Putin permite escalada limitada -Korybko
Ele aparentemente entendeu que o Ocidente estava buscando desindustrializar e desmilitarizar sistematicamente a Rússia por meio da nova campanha de drones ucranianos e, consequentemente, concluiu que isso representava uma ameaça existencial.
Constatou-se que " a operação de influência de Zelensky, com duração de 40 dias, teve um efeito desastroso em Kharkiv e Odessa ", depois que a Rússia intensificou seus ataques a postos de gasolina na primeira e a portos na segunda, estabelecendo "bloqueios" parciais para contrabalançar, ainda que minimamente, o "bloqueio" de drones da Ucrânia na Crimeia.
Essa situação foi surpreendente, pois as poucas escaladas autorizadas até então por Putin se limitavam aos dois testes de mísseis Orechnik na Ucrânia e a uma intensificação esporádica de ataques contra infraestrutura militar.
Em maio, o ministro das Relações Exteriores, Sergey Lavrov, alertou o Ocidente de que a Rússia lançaria "ataques sistemáticos" contra a Ucrânia, o que Putin endossou durante o verão, a fim de redefinir a dinâmica do conflito ucraniano, conforme explicado aqui em julho, no contexto da operação de influência de Zelensky .
Por coincidência ou consequência, esse anúncio veio após relatos de que os Estados Unidos haviam reduzido significativamente seus estoques de sistemas de defesa aérea e mísseis táticos durante a terceira Guerra do Golfo , enfraquecendo indiretamente a Ucrânia.
A consequente falta de defesas aéreas expôs o país a ataques russos muito mais eficazes do que em qualquer outro momento desde o início do conflito, enquanto a escassez de mísseis táticos americanos reduziu significativamente as chances de a Ucrânia adquirir mais para uma escalada contra a Rússia, como alguns agora exigem dos Estados Unidos .
Enquanto Putin ponderava essas observações e suas implicações para a vitória da Rússia, a operação de influência de Zelensky começou a infligir danos concretos à infraestrutura estratégica russa.
A onda de ataques contra instalações petrolíferas e centros logísticos civis seguiu-se à decisão de Trump, em junho, de optar por uma " escalada para atenuar" as tensões com a Rússia, através de uma " guerra de desgaste " liderada pela Ucrânia e apoiada pelos Estados Unidos e, surpreendentemente, pela França, que participou notavelmente no planeamento das rotas dos drones e até na escolha dos alvos.
Os três partiram do pressuposto de que Putin se manteria cauteloso o suficiente para evitar desencadear inadvertidamente uma Terceira Guerra Mundial e que se absteria sistematicamente de uma "escalada para atenuar" as tensões com a Ucrânia como forma de retaliação.
Independentemente das opiniões que se possa ter sobre a contenção demonstrada por Putin até agora – alguns até a julgando excessiva, a ponto de fazer da Rússia o novo “ Cristo das nações ”, com tudo o que isso implicaria em relação ao martírio de facto do seu país – o fato é que ele não é tolo.

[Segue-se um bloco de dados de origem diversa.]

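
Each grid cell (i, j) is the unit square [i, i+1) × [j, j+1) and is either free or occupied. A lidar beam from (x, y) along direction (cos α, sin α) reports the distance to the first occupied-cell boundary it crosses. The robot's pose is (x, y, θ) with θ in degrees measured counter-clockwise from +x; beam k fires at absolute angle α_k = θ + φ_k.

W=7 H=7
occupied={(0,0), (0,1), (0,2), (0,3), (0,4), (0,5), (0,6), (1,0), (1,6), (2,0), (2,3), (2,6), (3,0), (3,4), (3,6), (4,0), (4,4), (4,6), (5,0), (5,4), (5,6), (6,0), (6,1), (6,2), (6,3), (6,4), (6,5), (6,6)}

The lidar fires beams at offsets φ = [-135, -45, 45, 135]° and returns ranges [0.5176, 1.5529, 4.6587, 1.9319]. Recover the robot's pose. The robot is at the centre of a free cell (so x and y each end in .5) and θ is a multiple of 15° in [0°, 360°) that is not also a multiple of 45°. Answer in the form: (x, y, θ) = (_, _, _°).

(x, y, θ) = (1.5, 2.5, 330°)

Enumerate (i+0.5, j+0.5, θ) over the 21 free cells and 16 admissible headings. For each, cast all 4 beams and compare to the given ranges.
  (5.5, 2.5, 240°): beam 1 = 1.5529 ≠ 0.5176 ✗
  (2.5, 1.5, 195°): beam 1 = 2.8868 ≠ 0.5176 ✗
  (5.5, 3.5, 330°): beam 1 = 4.6587 ≠ 0.5176 ✗
  …
  (1.5, 2.5, 330°): r_1=0.5176, r_2=1.5529, r_3=4.6587, r_4=1.9319 — all match ✓
Only this pose fits every beam.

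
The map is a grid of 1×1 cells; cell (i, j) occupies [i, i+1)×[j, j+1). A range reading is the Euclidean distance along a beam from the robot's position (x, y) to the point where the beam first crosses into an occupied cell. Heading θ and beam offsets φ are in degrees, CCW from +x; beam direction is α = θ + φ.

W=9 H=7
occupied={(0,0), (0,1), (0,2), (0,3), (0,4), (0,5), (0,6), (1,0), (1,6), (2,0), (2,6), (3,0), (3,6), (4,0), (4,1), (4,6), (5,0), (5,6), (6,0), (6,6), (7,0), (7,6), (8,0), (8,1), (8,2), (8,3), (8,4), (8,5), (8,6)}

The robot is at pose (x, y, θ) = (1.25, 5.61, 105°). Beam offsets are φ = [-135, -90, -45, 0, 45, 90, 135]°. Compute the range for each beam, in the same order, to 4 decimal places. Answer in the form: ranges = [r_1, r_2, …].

beam 1: φ=-135°, α=330°
  cosα=0.8660 sinα=-0.5000 | (1,5) | tMaxX 0.8660 tMaxY 1.2200 | tΔX 1.1547 tΔY 2.0000
    t=0.8660 [x] (2,5)
    t=1.2200 [y] (2,4)
    t=2.0207 [x] (3,4)
    t=3.1754 [x] (4,4)
    t=3.2200 [y] (4,3)
    t=4.3301 [x] (5,3)
    t=5.2200 [y] (5,2)
    t=5.4848 [x] (6,2)
    t=6.6395 [x] (7,2)
    t=7.2200 [y] (7,1)
    t=7.7942 [x] (8,1) — stop
  → r_1 = 7.7942
beam 2: φ=-90°, α=15°
  cosα=0.9659 sinα=0.2588 | (1,5) | tMaxX 0.7765 tMaxY 1.5068 | tΔX 1.0353 tΔY 3.8637
    t=0.7765 [x] (2,5)
    t=1.5068 [y] (2,6) — stop
  → r_2 = 1.5068
beam 3: φ=-45°, α=60°
  cosα=0.5000 sinα=0.8660 | (1,5) | tMaxX 1.5000 tMaxY 0.4503 | tΔX 2.0000 tΔY 1.1547
    t=0.4503 [y] (1,6) — stop
  → r_3 = 0.4503
beam 4: φ=0°, α=105°
  cosα=-0.2588 sinα=0.9659 | (1,5) | tMaxX 0.9659 tMaxY 0.4038 | tΔX 3.8637 tΔY 1.0353
    t=0.4038 [y] (1,6) — stop
  → r_4 = 0.4038
beam 5: φ=45°, α=150°
  cosα=-0.8660 sinα=0.5000 | (1,5) | tMaxX 0.2887 tMaxY 0.7800 | tΔX 1.1547 tΔY 2.0000
    t=0.2887 [x] (0,5) — stop
  → r_5 = 0.2887
beam 6: φ=90°, α=195°
  cosα=-0.9659 sinα=-0.2588 | (1,5) | tMaxX 0.2588 tMaxY 2.3569 | tΔX 1.0353 tΔY 3.8637
    t=0.2588 [x] (0,5) — stop
  → r_6 = 0.2588
beam 7: φ=135°, α=240°
  cosα=-0.5000 sinα=-0.8660 | (1,5) | tMaxX 0.5000 tMaxY 0.7044 | tΔX 2.0000 tΔY 1.1547
    t=0.5000 [x] (0,5) — stop
  → r_7 = 0.5000

ranges = [7.7942, 1.5068, 0.4503, 0.4038, 0.2887, 0.2588, 0.5000]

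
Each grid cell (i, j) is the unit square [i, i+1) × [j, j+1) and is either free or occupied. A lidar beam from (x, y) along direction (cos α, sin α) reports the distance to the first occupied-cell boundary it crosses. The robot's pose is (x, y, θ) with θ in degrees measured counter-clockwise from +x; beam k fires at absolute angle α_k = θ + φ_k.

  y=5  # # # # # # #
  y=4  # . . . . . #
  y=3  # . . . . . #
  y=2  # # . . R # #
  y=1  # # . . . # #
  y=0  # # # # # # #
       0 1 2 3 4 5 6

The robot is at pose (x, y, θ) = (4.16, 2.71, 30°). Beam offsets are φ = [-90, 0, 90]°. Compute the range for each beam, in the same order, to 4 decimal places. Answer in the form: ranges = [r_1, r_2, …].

ranges = [1.6800, 2.1246, 2.6443]

beam 1: φ=-90°, α=300°
  d=(0.5000,-0.8660)  start (4,2)  tX=1.6800 tY=0.8198  stride 1/|dx|=2.0000 1/|dy|=1.1547
    cross y-line → (4,1), t=0.8198
    cross x-line → (5,1), t=1.6800 (wall)
  → r_1 = 1.6800
beam 2: φ=0°, α=30°
  d=(0.8660,0.5000)  start (4,2)  tX=0.9699 tY=0.5800  stride 1/|dx|=1.1547 1/|dy|=2.0000
    cross y-line → (4,3), t=0.5800
    cross x-line → (5,3), t=0.9699
    cross x-line → (6,3), t=2.1246 (wall)
  → r_2 = 2.1246
beam 3: φ=90°, α=120°
  d=(-0.5000,0.8660)  start (4,2)  tX=0.3200 tY=0.3349  stride 1/|dx|=2.0000 1/|dy|=1.1547
    cross x-line → (3,2), t=0.3200
    cross y-line → (3,3), t=0.3349
    cross y-line → (3,4), t=1.4896
    cross x-line → (2,4), t=2.3200
    cross y-line → (2,5), t=2.6443 (wall)
  → r_3 = 2.6443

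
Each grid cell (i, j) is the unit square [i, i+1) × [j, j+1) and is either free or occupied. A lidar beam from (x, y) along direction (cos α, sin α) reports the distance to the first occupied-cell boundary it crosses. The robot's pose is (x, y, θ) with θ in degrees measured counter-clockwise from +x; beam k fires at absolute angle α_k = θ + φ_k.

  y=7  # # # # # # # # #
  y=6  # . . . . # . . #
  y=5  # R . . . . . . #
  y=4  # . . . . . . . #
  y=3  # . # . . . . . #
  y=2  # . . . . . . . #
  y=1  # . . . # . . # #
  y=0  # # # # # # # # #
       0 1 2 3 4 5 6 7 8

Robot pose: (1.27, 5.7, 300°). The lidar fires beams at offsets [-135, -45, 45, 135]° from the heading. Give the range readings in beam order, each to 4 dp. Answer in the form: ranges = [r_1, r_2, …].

ranges = [0.2795, 1.0432, 6.9674, 1.3459]

beam 1: φ=-135°, α=165°
  dir = (cos 165°, sin 165°) = (-0.9659, 0.2588); from cell (1,5)
  next x-line at t=0.2795, next y-line at t=1.1591; Δt_x=1.0353, Δt_y=3.8637
    x: enter (0,5) at t=0.2795 ← occupied
  → r_1 = 0.2795
beam 2: φ=-45°, α=255°
  dir = (cos 255°, sin 255°) = (-0.2588, -0.9659); from cell (1,5)
  next x-line at t=1.0432, next y-line at t=0.7247; Δt_x=3.8637, Δt_y=1.0353
    y: enter (1,4) at t=0.7247
    x: enter (0,4) at t=1.0432 ← occupied
  → r_2 = 1.0432
beam 3: φ=45°, α=345°
  dir = (cos 345°, sin 345°) = (0.9659, -0.2588); from cell (1,5)
  next x-line at t=0.7558, next y-line at t=2.7046; Δt_x=1.0353, Δt_y=3.8637
    x: enter (2,5) at t=0.7558
    x: enter (3,5) at t=1.7910
    y: enter (3,4) at t=2.7046
    x: enter (4,4) at t=2.8263
    x: enter (5,4) at t=3.8616
    x: enter (6,4) at t=4.8969
    x: enter (7,4) at t=5.9321
    y: enter (7,3) at t=6.5683
    x: enter (8,3) at t=6.9674 ← occupied
  → r_3 = 6.9674
beam 4: φ=135°, α=75°
  dir = (cos 75°, sin 75°) = (0.2588, 0.9659); from cell (1,5)
  next x-line at t=2.8205, next y-line at t=0.3106; Δt_x=3.8637, Δt_y=1.0353
    y: enter (1,6) at t=0.3106
    y: enter (1,7) at t=1.3459 ← occupied
  → r_4 = 1.3459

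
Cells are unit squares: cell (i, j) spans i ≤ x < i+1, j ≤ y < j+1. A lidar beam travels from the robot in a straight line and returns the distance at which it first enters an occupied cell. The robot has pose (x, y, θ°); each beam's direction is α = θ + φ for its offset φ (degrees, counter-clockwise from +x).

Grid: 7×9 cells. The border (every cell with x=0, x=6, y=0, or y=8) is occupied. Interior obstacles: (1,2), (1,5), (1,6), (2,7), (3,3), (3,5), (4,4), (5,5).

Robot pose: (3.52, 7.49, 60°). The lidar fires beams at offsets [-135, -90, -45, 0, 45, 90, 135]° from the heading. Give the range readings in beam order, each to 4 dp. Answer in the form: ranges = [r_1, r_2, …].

ranges = [1.5426, 2.8637, 1.9705, 0.5889, 0.5280, 0.6004, 0.5383]

beam 1: φ=-135°, α=285°
  d=(0.2588,-0.9659)  start (3,7)  tX=1.8546 tY=0.5073  stride 1/|dx|=3.8637 1/|dy|=1.0353
    cross y-line → (3,6), t=0.5073
    cross y-line → (3,5), t=1.5426 (wall)
  → r_1 = 1.5426
beam 2: φ=-90°, α=330°
  d=(0.8660,-0.5000)  start (3,7)  tX=0.5543 tY=0.9800  stride 1/|dx|=1.1547 1/|dy|=2.0000
    cross x-line → (4,7), t=0.5543
    cross y-line → (4,6), t=0.9800
    cross x-line → (5,6), t=1.7090
    cross x-line → (6,6), t=2.8637 (wall)
  → r_2 = 2.8637
beam 3: φ=-45°, α=15°
  d=(0.9659,0.2588)  start (3,7)  tX=0.4969 tY=1.9705  stride 1/|dx|=1.0353 1/|dy|=3.8637
    cross x-line → (4,7), t=0.4969
    cross x-line → (5,7), t=1.5322
    cross y-line → (5,8), t=1.9705 (wall)
  → r_3 = 1.9705
beam 4: φ=0°, α=60°
  d=(0.5000,0.8660)  start (3,7)  tX=0.9600 tY=0.5889  stride 1/|dx|=2.0000 1/|dy|=1.1547
    cross y-line → (3,8), t=0.5889 (wall)
  → r_4 = 0.5889
beam 5: φ=45°, α=105°
  d=(-0.2588,0.9659)  start (3,7)  tX=2.0091 tY=0.5280  stride 1/|dx|=3.8637 1/|dy|=1.0353
    cross y-line → (3,8), t=0.5280 (wall)
  → r_5 = 0.5280
beam 6: φ=90°, α=150°
  d=(-0.8660,0.5000)  start (3,7)  tX=0.6004 tY=1.0200  stride 1/|dx|=1.1547 1/|dy|=2.0000
    cross x-line → (2,7), t=0.6004 (wall)
  → r_6 = 0.6004
beam 7: φ=135°, α=195°
  d=(-0.9659,-0.2588)  start (3,7)  tX=0.5383 tY=1.8932  stride 1/|dx|=1.0353 1/|dy|=3.8637
    cross x-line → (2,7), t=0.5383 (wall)
  → r_7 = 0.5383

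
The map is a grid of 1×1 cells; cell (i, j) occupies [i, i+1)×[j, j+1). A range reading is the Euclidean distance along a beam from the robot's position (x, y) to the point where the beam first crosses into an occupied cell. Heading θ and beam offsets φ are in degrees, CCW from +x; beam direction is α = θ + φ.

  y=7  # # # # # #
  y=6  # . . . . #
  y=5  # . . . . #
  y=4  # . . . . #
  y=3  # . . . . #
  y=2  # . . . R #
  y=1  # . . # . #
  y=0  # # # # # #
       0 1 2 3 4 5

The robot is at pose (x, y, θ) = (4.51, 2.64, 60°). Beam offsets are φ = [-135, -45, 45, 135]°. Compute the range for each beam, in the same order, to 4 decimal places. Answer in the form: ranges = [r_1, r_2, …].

beam 1: φ=-135°, α=285°
  cosα=0.2588 sinα=-0.9659 | (4,2) | tMaxX 1.8932 tMaxY 0.6626 | tΔX 3.8637 tΔY 1.0353
    t=0.6626 [y] (4,1)
    t=1.6979 [y] (4,0) — stop
  → r_1 = 1.6979
beam 2: φ=-45°, α=15°
  cosα=0.9659 sinα=0.2588 | (4,2) | tMaxX 0.5073 tMaxY 1.3909 | tΔX 1.0353 tΔY 3.8637
    t=0.5073 [x] (5,2) — stop
  → r_2 = 0.5073
beam 3: φ=45°, α=105°
  cosα=-0.2588 sinα=0.9659 | (4,2) | tMaxX 1.9705 tMaxY 0.3727 | tΔX 3.8637 tΔY 1.0353
    t=0.3727 [y] (4,3)
    t=1.4080 [y] (4,4)
    t=1.9705 [x] (3,4)
    t=2.4433 [y] (3,5)
    t=3.4785 [y] (3,6)
    t=4.5138 [y] (3,7) — stop
  → r_3 = 4.5138
beam 4: φ=135°, α=195°
  cosα=-0.9659 sinα=-0.2588 | (4,2) | tMaxX 0.5280 tMaxY 2.4728 | tΔX 1.0353 tΔY 3.8637
    t=0.5280 [x] (3,2)
    t=1.5633 [x] (2,2)
    t=2.4728 [y] (2,1)
    t=2.5985 [x] (1,1)
    t=3.6338 [x] (0,1) — stop
  → r_4 = 3.6338

ranges = [1.6979, 0.5073, 4.5138, 3.6338]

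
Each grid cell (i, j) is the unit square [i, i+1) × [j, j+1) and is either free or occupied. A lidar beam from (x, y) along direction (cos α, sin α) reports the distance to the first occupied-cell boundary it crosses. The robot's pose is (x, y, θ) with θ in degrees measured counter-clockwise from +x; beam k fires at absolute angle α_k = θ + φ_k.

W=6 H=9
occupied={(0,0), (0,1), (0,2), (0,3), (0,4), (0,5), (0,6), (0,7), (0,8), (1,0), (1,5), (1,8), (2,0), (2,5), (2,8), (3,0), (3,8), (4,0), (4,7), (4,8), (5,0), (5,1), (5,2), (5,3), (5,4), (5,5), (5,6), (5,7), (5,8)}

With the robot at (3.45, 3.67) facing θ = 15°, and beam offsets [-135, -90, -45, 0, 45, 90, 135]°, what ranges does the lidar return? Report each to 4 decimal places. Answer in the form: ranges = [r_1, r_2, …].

ranges = [3.0831, 2.7642, 1.7898, 1.6047, 3.1000, 1.7387, 2.6600]

beam 1: φ=-135°, α=240°
  cosα=-0.5000 sinα=-0.8660 | (3,3) | tMaxX 0.9000 tMaxY 0.7736 | tΔX 2.0000 tΔY 1.1547
    t=0.7736 [y] (3,2)
    t=0.9000 [x] (2,2)
    t=1.9283 [y] (2,1)
    t=2.9000 [x] (1,1)
    t=3.0831 [y] (1,0) — stop
  → r_1 = 3.0831
beam 2: φ=-90°, α=285°
  cosα=0.2588 sinα=-0.9659 | (3,3) | tMaxX 2.1250 tMaxY 0.6936 | tΔX 3.8637 tΔY 1.0353
    t=0.6936 [y] (3,2)
    t=1.7289 [y] (3,1)
    t=2.1250 [x] (4,1)
    t=2.7642 [y] (4,0) — stop
  → r_2 = 2.7642
beam 3: φ=-45°, α=330°
  cosα=0.8660 sinα=-0.5000 | (3,3) | tMaxX 0.6351 tMaxY 1.3400 | tΔX 1.1547 tΔY 2.0000
    t=0.6351 [x] (4,3)
    t=1.3400 [y] (4,2)
    t=1.7898 [x] (5,2) — stop
  → r_3 = 1.7898
beam 4: φ=0°, α=15°
  cosα=0.9659 sinα=0.2588 | (3,3) | tMaxX 0.5694 tMaxY 1.2750 | tΔX 1.0353 tΔY 3.8637
    t=0.5694 [x] (4,3)
    t=1.2750 [y] (4,4)
    t=1.6047 [x] (5,4) — stop
  → r_4 = 1.6047
beam 5: φ=45°, α=60°
  cosα=0.5000 sinα=0.8660 | (3,3) | tMaxX 1.1000 tMaxY 0.3811 | tΔX 2.0000 tΔY 1.1547
    t=0.3811 [y] (3,4)
    t=1.1000 [x] (4,4)
    t=1.5358 [y] (4,5)
    t=2.6905 [y] (4,6)
    t=3.1000 [x] (5,6) — stop
  → r_5 = 3.1000
beam 6: φ=90°, α=105°
  cosα=-0.2588 sinα=0.9659 | (3,3) | tMaxX 1.7387 tMaxY 0.3416 | tΔX 3.8637 tΔY 1.0353
    t=0.3416 [y] (3,4)
    t=1.3769 [y] (3,5)
    t=1.7387 [x] (2,5) — stop
  → r_6 = 1.7387
beam 7: φ=135°, α=150°
  cosα=-0.8660 sinα=0.5000 | (3,3) | tMaxX 0.5196 tMaxY 0.6600 | tΔX 1.1547 tΔY 2.0000
    t=0.5196 [x] (2,3)
    t=0.6600 [y] (2,4)
    t=1.6743 [x] (1,4)
    t=2.6600 [y] (1,5) — stop
  → r_7 = 2.6600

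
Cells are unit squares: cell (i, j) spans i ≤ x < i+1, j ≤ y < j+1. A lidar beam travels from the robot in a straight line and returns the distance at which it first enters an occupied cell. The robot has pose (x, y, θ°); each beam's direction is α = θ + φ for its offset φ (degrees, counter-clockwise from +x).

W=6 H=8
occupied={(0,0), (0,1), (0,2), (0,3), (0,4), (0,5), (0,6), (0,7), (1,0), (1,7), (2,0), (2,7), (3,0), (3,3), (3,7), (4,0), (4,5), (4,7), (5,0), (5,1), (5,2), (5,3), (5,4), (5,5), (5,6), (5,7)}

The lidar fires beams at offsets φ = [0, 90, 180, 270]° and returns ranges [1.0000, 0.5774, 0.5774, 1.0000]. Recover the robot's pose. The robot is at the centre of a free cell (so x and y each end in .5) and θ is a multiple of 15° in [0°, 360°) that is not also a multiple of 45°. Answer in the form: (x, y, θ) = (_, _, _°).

(x, y, θ) = (4.5, 4.5, 300°)

Candidates: 22 free-cell centres × 16 headings = 352 poses. Raycast each; keep the one whose scan matches to 4 dp.
  (1.5, 6.5, 60°): beam 1 = 0.5774 ≠ 1.0000 ✗
  (1.5, 5.5, 120°): beam 3 = 5.1962 ≠ 0.5774 ✗
  (4.5, 2.5, 240°): beam 1 = 1.7321 ≠ 1.0000 ✗
  …
  (4.5, 4.5, 300°): r_1=1.0000, r_2=0.5774, r_3=0.5774, r_4=1.0000 — all match ✓
No second candidate reproduces the full scan.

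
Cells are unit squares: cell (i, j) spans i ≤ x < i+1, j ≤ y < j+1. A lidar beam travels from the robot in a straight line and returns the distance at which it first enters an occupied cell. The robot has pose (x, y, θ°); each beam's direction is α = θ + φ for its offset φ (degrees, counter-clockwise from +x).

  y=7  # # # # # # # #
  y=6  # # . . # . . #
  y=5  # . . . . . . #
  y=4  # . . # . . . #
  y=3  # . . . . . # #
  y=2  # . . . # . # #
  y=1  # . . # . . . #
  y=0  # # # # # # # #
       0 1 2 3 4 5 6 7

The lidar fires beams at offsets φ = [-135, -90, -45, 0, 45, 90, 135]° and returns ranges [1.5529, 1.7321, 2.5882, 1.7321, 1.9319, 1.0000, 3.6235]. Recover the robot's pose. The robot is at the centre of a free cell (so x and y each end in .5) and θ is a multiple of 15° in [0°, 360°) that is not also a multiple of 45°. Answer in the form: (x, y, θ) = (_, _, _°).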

Em outras palavras, ele compreendeu que o Ocidente buscava desindustrializar e desmilitarizar sistematicamente a Rússia por meio da campanha mencionada e, portanto, concluiu que isso representava uma ameaça existencial.
Ele não poderia mais, em sã consciência, manter a mesma contenção de antes; permitir passivamente que a nova "guerra de desgaste" travada pelo Ocidente sob comando americano contra a Ucrânia se desenrolasse sem impedimentos significaria, em última análise, o fim da soberania russa, a mesma soberania que ele havia buscado preservar por meio dessa operação especial .
Certamente, Putin está apenas promovendo uma leve "escalada para atenuar" as tensões com a Ucrânia, dentro de certos limites, por receio de desencadear involuntariamente uma Terceira Guerra Mundial, mas isso, mesmo assim, constitui uma mudança notável em sua estratégia.
A imagem da Rússia bombardeando a Ucrânia enquanto os Estados Unidos adotam uma postura distante em relação ao Irã (apesar da retórica ainda firme), após o esgotamento quase total de seus mísseis balísticos táticos, reforça a percepção de um forte poderio militar russo em relação aos Estados Unidos.
Essa percepção seria reforçada se Putin decidisse por uma escalada radical seguida de uma redução das tensões. No entanto, dada a natureza cautelosa de Putin, para que isso acontecesse, Zelensky teria que iniciar uma nova escalada radical, mesmo que Trump retirasse seu apoio após observar a reação de Putin à última escalada.